Страница:Гербель Н.В. Немецкие поэты в биографиях и образцах (1877).pdf/17

Эта страница не была вычитана
XI
НЕМЕЦКАЯ ПОЭЗІЯ.

Подкупленный язычниками, онъ соглашается дѣйствовать съ ними заодно. Вернувшись домой, Ганелонъ докладываетъ государю, что порученіе его увѣнчаюсь полнѣйшихъ успѣхомъ и убѣждаетъ Карла возвести на испанскій престолъ Роланда. Роландъ идётъ во главѣ крестоноснаго войска, но въ Ронсевальской долинѣ измѣннически нападаютъ на него язычники, и завязывается кровопролитная битва. Роландъ и его друзья оказываютъ чудеса храбрости, но наконецъ должны уступить численному превосходству непріятеля. Уже въ предсмертную минуту Роландъ находитъ въ себѣ силу затрубить въ свой знаменитый рогъ изъ слоновой кости, звуки котораго разносятся на необозримое пространство. Карлъ услышалъ этотъ зовъ и спѣшитъ на помощь; но онъ приходитъ слишкомъ поздно — доблестные паладины уже лежатъ мёртвыми, и государю остаётся только отомстить за нихъ. Разбивъ наголову язычниковъ, Карлъ приказываетъ царственно похоронить павшихъ героевъ, и поэма заканчивается казнью Ганелона, котораго отдаютъ въ Ахенѣ на растерзаніе лошадямъ.

Рядомъ съ этими и подобными имъ сказаніями, въ которыхъ такъ или иначе воплощалась основная идея той эпохи, выступили теперь на сцену и принадлежавшіе къ совсѣмъ иному міру сюжеты — именно, изъ поэзіи и исторіи древнихъ классическихъ народовъ. Но писатели, сочинявшіе на эти темы, черпали не изъ прямого источника: тутъ опять посредницей служила французская переработка.

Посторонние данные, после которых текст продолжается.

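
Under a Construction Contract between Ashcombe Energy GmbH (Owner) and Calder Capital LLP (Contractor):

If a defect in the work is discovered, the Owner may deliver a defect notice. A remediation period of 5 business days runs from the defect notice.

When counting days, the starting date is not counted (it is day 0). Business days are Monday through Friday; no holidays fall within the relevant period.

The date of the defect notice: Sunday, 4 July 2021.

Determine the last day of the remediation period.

9 July 2021

The last day of the remediation period: counting 5 business days from Sunday, 4 July 2021 (Jul 5, Jul 6, Jul 7, Jul 8, Jul 9, skipping weekends) reaches Friday, 9 July 2021.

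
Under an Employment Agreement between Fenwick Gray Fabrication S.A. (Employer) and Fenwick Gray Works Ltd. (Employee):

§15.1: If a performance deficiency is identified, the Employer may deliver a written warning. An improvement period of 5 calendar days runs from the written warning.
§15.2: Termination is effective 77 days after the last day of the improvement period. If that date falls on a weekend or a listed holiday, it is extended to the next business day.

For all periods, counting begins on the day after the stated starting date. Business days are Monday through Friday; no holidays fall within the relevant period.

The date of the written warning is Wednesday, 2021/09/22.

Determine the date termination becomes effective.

2021/12/13

The last day of the improvement period: 2021/09/22 + 5 days = 2021/09/27.
The date termination becomes effective: 2021/09/27 + 77 days = 2021/12/13. 2021/12/13 is a Monday, so no roll-forward applies.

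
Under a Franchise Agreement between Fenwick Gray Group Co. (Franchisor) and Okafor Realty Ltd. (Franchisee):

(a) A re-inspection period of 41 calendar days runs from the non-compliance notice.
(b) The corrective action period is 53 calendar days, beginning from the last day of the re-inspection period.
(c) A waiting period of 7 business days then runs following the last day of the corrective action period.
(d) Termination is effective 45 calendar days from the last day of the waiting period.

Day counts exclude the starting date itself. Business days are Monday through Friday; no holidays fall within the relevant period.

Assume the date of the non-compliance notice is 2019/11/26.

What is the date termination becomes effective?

2020/04/24

Adding 41 calendar days to 2019/11/26 gives 2020/01/06, which is the last day of the re-inspection period.
The last day of the corrective action period: 2020/01/06 + 53 days = 2020/02/28.
The last day of the waiting period: 7 business days after Friday, 2020/02/28, skipping weekends — Mar 2, Mar 3, Mar 4, Mar 5, Mar 6, Mar 9, Mar 10 — lands on Tuesday, 2020/03/10.
The date termination becomes effective: 2020/03/10 + 45 days = 2020/04/24.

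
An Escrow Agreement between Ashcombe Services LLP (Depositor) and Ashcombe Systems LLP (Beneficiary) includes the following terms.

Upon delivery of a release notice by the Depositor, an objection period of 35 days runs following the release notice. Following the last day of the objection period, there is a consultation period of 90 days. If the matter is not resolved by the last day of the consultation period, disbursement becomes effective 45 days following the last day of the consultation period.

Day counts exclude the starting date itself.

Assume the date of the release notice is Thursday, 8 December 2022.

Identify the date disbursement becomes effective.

The last day of the objection period: 8 December 2022 + 35 days = 12 January 2023.
The last day of the consultation period: 90 calendar days after 12 January 2023 is 12 April 2023.
The date disbursement becomes effective: 45 calendar days after 12 April 2023 is 27 May 2023.

27 May 2023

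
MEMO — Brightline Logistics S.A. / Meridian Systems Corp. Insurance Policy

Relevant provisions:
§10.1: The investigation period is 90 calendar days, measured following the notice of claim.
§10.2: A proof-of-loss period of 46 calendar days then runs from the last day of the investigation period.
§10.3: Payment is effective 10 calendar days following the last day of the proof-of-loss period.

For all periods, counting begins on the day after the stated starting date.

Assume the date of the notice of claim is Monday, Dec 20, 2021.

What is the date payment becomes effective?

Adding 90 calendar days to Dec 20, 2021 gives Mar 20, 2022, which is the last day of the investigation period.
The last day of the proof-of-loss period: 46 calendar days after Mar 20, 2022 is May 5, 2022.
The date payment becomes effective: 10 calendar days after May 5, 2022 is May 15, 2022.

May 15, 2022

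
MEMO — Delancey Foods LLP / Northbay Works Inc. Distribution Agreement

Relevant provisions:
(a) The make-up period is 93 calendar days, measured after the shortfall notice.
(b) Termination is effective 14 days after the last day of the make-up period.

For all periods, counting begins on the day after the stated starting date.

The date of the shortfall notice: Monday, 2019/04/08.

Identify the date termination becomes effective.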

Что касается до выбора сюжетовъ, то и онъ обусловливался духомъ времени, который наиболѣе удовлетворялся фантастическимъ міромъ самыхъ причудливыхъ приключеній; вотъ почему въ этой категоріи стихотворныхъ произведеній главную роль играютъ подвиги Александра Македонскаго, троянская война и странствованія Энея.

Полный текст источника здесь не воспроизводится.